Put-in: Maliko Gulch
Takeout: Kahului Harbor
Time: 1.5-2.5 hours
Distance: 9-10 miles
Wind Direction: NE
The Maliko Run on the North Shore of Maui is the holy grail of downwind paddling. Consistent winds, warm water, an easy shuttle and an established paddling community make the Maliko an ideal stretch to catch open-ocean bump.
Start paddling in Maliko Gulch, one of the most protected areas from the prevailing northeast tradewinds on Maui’s northern coastline. After your little warm-up paddle in the gulch you’ll hit the open ocean and with it, the wind. For your first time, shoot for 20-25 knot winds. Paddle out as far as necessary to get a fairly straight tail wind and let ‘er rip in what will probably be some of the best downwind conditions you’ll find. Aim for the power plant stack in Kahului Harbor (where you’ve left your shuttle vehicle) that you’ll be able to see when you’re out of the gulch. Now all you have to do is glide for nine-plus miles.
An alternate take out, should you run into trouble or have limited time, is at Kanaha Beach Park, which is about two-thirds the distance of the full run. Local knowledge can help here too for alternate takeouts.
Be aware: just because the conditions are good doesn’t mean there aren’t hazards. Summer is the best time for your first run since there probably won’t be groundswell to contend with. There are numerous reefs and surf zones that you’ll want to avoid if there are waves. There are also some stretches where swells will refract off the cliffs and send waves at you from the other side as well. Be prepared. Paddle with a partner, bring water, flotation and WEAR A LEASH.
Submitted by Bill Babcock
The Maliko run is an obvious addition, but there are some variations that might be useful to people trying it for the first time. Maliko can be a big challenge, and requires a certain commitment—there are a lot of places that you really can’t come in without leaving some skin behind (or worse).

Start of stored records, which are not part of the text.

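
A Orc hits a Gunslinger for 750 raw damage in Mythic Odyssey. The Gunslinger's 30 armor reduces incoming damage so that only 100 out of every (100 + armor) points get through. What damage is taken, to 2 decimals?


actual = 750 * 100 / (100 + 30)
= 750 * 100 / 130
= 75000 / 130
= 576.92

576.92 damage


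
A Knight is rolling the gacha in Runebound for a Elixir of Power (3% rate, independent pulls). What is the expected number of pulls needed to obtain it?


Expected pulls for a geometric distribution = 1/p = 100 / rate%
= 100 / 3
= 33.33

33.33 pulls


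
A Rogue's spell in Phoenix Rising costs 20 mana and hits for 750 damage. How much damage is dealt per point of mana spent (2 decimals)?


Efficiency = damage / mana
= 750 / 20
= 37.50

37.50 dmg/mana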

You start in the Maliko Gulch on the north shore of Maui, about four miles east of Paia. As you paddle out of the gulch you need to stay hard to the right side, even though the waves crashing over the rocks on that side might look like death and destruction. You want to skim close to the rocks and head out as straight as you can, bracing for the wind that will hit you hard on your right shoulder as you clear the gulch. The alternative is to be pushed into Turtle Cove, which is nearly impossible to get out of with your board in one piece.
Once you’ve cleared the mouth you can angle outwards, pointing towards Molokai and/or the northwest end of Maui. Depending on how brave you feel and the time of year, you want to be well clear of Ho’okipa as you pass it, and even more clear of Spartan’s Reef, which is the outer reef visible from Baldwin Beach. Spartan’s is a tow-in spot in the winter. Unless you’re up for riding 30-foot faces on your F16 you probably want to give it a wide berth. Just past Baldwin is one of the first feasible ending points. You can cut in through a channel and land at Sugar Cove. An easy thing to do in the summer or any day with no significant north swell, but in the winter you probably don’t want to attempt this without a guide.
Continuing on your downwinder, you’ll find the glides and the swells really start to pick up off Spreckelsville and Camp One. The reefs form shallow areas throughout this zone, which peaks up the swells—sometimes to well over double-overhead. The swells rarely break, but you want to watch for the ones that might. Looking ahead is the reef at outer Kanaha. This reef extends out nearly two miles. With a big north swell there can be breaking waves well out in the shallow spots. Fortunately these outer, outer waves will reform quickly into swell, but if they’ve turned your board into a two-piece or broken your leash it can be a long swim.
At the last reef in Kanaha you can turn in and come in at kite beach or the oil tanks. If you come in at the oil tanks, watch carefully for the metal stakes in the water, the remains of some WWII tank traps, or an old dock. They are visible, usually, and you need to circle around them as you come in to the beach.
Generally, the easiest way in is the harbor. When you’re well away from the entrance you can line up on the crane at on the harbor jetty, but as you near the harbor you’ll realize the crane is a few hundred yards west of the entrance. Right at the crane is the surf break known as Pier One. In a big north swell this is also a tow-in break. You don’t want to get tagged here. You can ensure that by aiming more at the notch in the west Maui mountains that forms Lo Valley, or the big warehouses in Wailuku, that you’ll have clear bearing on the entrance.
You want to enter the harbor tight to the east end of the entrance, even though it looks terrible and there’s some backwash waves to stir everything up. Skim past the entrance and turn sharply inside the jetty and you run is mostly over. If the wind is howling you want to stay close to the jetty in its wind shadow as you paddle for the beach. If there’s a cruise ship in port, or a barge unloading, you will probably have to leave the wind shadow, and you could be in for a grind. Once you reach the canoe hale you’re done. Take a shower, hose off your board, and dream about your next Malkio run. Warning–Maliko runs make heroin addiction seem like a vague craving for something salty.